Plugin log lines are prefixed with `jailexec:`:

```
jailexec: jail 'web-jail' root is /jail/web-jail
jailexec: exec [web-jail]: /bin/sh -c 'echo hi'
jailexec: put_file /local/nginx.conf -> jail:/usr/local/etc/nginx/nginx.conf
jailexec: fetch_file jail:/var/log/nginx/access.log -> /tmp/access.log
```

### Common error messages

| Message | Cause | Fix |
|---------|-------|-----|
| `ansible_jail_host is not set for jail 'X'` | Missing inventory variable. | Add `ansible_jail_host=<host>` to inventory. |
| `Cannot access jail 'X': …` | `jls -j X path` failed on the host. Typically the jail isn't running or `doas`/`sudo` rejected `jls`. | `doas jls` on the host; check `service jail status`. |
| `Jail 'X' returned no filesystem root (is it running?)` | `jls` succeeded but returned blank. Jail defined but not started. | `service jail onestart X`. |
| `Invalid jail name 'X': …` | Jail name contains shell-unsafe characters or starts with `-`/`.`. | Rename, or use `ansible_jail_name` to override. |
| `Path contains '..' traversal: X` | A module tried to `put_file`/`fetch_file` with `..` in the path. | Use absolute paths without `..` segments. |
| `put_file to jail:X failed: …` | `mkdir`/`mv` into the jail root failed (permissions, full disk). | Check host-side `doas`/`sudo` rules and free space. |

## Security considerations

- **Input validation**: jail names are matched against `^[A-Za-z0-9_][A-Za-z0-9._-]*$` and length-capped at 255. Paths are rejected if any component is `..`.
- **Shell safety**: every argument crossing the SSH wire is `shlex.quote`d; the user-supplied command is the final argument to `/bin/sh -c` and is *not* further interpreted by the plugin.
- **File transfers**: files are staged in `/tmp` on the host with a random name (`ansible-jailexec-<hex>`), then moved into the jail using the configured privilege-escalation helper.
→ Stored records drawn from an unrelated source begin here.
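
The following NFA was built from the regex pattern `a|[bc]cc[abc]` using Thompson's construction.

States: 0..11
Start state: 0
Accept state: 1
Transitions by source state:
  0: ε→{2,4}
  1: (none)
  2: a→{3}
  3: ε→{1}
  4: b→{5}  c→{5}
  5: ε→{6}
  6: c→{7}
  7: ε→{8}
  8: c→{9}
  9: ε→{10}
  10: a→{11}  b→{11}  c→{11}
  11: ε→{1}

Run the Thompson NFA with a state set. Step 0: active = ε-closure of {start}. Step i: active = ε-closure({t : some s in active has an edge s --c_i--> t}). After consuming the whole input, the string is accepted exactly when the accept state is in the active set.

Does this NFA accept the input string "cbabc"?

start: ε-closure({0}) = {0,2,4}
'c' @ 1: {5,6}
'b' @ 2: {}  — state set empty
rest 'abc' ignored (set empty)
end set {} — state 1 not in

Answer: REJECT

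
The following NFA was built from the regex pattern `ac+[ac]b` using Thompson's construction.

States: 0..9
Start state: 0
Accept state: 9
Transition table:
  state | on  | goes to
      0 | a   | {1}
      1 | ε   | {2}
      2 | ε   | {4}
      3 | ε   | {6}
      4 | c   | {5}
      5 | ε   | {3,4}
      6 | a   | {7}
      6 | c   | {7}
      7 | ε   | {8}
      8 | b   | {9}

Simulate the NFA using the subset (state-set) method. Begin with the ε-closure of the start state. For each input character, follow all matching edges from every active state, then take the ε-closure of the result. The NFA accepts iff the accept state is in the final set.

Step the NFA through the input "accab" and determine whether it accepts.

S₀ = ε-closure({0}) = {0}
'a' @ 1: {1,2,4}
'c' @ 2: {3,4,5,6}
'c' @ 3: {3,4,5,6,7,8}
'a' @ 4: {7,8}
'b' @ 5: {9}  ✓accept
after full input: {9}  (accept=9 in)

Answer: ACCEPT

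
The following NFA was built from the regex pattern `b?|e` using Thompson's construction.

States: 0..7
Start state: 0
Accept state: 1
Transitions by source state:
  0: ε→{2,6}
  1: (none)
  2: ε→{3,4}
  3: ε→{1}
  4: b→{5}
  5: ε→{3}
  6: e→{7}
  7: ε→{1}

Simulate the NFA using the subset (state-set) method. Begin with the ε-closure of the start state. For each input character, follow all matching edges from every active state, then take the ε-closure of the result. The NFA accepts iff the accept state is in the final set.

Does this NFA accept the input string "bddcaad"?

start: ε-closure({0}) = {0,1,2,3,4,6}
'b' @ 1: {1,3,5}  ✓accept
'd' @ 2: {}  — state set empty
rest 'dcaad' ignored (set empty)
final: {}; accept 1 not in set

Answer: REJECT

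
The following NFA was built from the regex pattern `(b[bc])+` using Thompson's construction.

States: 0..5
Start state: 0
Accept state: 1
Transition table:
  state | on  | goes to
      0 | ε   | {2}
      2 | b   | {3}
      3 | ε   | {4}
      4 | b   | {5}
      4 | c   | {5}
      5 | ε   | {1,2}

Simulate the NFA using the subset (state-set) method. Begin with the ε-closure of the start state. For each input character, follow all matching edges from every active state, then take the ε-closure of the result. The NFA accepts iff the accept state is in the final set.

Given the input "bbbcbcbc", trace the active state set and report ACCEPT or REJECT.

Answer: ACCEPT

Steps:
S₀ = ε-closure({0}) = {0,2}
'b' @ 1: {3,4}
'b' @ 2: {1,2,5}  [accepting]
'b' @ 3: {3,4}
'c' @ 4: {1,2,5}  [accepting]
'b' @ 5: {3,4}
'c' @ 6: {1,2,5}  [accepting]
'b' @ 7: {3,4}
'c' @ 8: {1,2,5}  [accepting]
final: {1,2,5}; accept 1 in set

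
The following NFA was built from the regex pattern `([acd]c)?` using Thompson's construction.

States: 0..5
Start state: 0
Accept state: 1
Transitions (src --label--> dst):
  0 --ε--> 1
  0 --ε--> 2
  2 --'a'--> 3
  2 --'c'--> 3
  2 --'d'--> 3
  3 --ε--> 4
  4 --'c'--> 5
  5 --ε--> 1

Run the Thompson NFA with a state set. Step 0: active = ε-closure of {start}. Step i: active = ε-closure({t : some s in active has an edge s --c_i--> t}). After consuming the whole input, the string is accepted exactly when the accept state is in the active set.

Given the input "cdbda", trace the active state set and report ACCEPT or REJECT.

Answer: REJECT

Derivation:
initial (ε-close {0}): {0,1,2}
'c' @ 1: {3,4}
'd' @ 2: {}  — state set empty
rest 'bda' ignored (set empty)
after full input: {}  (accept=1 not in)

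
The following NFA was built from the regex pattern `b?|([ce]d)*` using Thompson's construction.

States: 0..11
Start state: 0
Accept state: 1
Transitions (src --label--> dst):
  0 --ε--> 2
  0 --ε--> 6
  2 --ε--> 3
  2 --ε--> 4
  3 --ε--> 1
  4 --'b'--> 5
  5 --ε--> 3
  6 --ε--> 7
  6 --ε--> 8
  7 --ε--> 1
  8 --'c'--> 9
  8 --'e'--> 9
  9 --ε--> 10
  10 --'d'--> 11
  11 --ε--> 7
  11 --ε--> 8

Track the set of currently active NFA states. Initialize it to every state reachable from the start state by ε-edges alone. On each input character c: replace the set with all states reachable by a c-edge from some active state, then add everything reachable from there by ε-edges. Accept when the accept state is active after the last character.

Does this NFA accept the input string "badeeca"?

initial (ε-close {0}): {0,1,2,3,4,6,7,8}
'b' @ 1: {1,3,5}  [accepting]
'a' @ 2: {}  — no active states
rest 'deeca' ignored (set empty)
final: {}; accept 1 not in set

Answer: REJECT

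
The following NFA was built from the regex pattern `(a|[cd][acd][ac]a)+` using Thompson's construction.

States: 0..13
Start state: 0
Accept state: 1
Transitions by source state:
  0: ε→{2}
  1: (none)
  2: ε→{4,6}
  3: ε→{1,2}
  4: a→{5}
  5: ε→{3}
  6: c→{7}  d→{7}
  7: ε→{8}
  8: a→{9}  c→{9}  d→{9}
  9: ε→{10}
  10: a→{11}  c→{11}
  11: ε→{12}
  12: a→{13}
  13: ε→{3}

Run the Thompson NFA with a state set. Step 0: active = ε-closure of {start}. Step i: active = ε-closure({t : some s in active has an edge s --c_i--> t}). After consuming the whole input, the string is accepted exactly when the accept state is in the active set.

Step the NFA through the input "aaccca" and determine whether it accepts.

Answer: ACCEPT

Steps:
S₀ = ε-closure({0}) = {0,2,4,6}
'a' @ 1: {1,2,3,4,5,6}  [accepting]
'a' @ 2: {1,2,3,4,5,6}  [accepting]
'c' @ 3: {7,8}
'c' @ 4: {9,10}
'c' @ 5: {11,12}
'a' @ 6: {1,2,3,4,6,13}  [accepting]
end set {1,2,3,4,6,13} — state 1 in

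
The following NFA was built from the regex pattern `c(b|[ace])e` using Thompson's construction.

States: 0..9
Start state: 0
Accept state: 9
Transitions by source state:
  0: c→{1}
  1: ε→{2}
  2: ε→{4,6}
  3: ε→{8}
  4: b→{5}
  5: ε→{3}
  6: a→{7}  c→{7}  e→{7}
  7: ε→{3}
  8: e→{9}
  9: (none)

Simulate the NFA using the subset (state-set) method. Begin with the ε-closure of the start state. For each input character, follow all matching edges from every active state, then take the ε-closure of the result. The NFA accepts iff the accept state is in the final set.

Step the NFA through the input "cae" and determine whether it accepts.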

On move failure, the staged file is best-effort removed.
- **No new network ports**: everything rides the existing SSH connection, including control-persist reuse.

## Development

```bash
# Install test dependencies
pip install -r requirements-test.txt

# Run the test suite with coverage
pytest

# Syntax check
python3 -m py_compile jailexec.py
```

See [`tests/integration/README.md`](tests/integration/README.md) for end-to-end tests against a real FreeBSD host.

## License

BSD 2-Clause — see [LICENSE](LICENSE).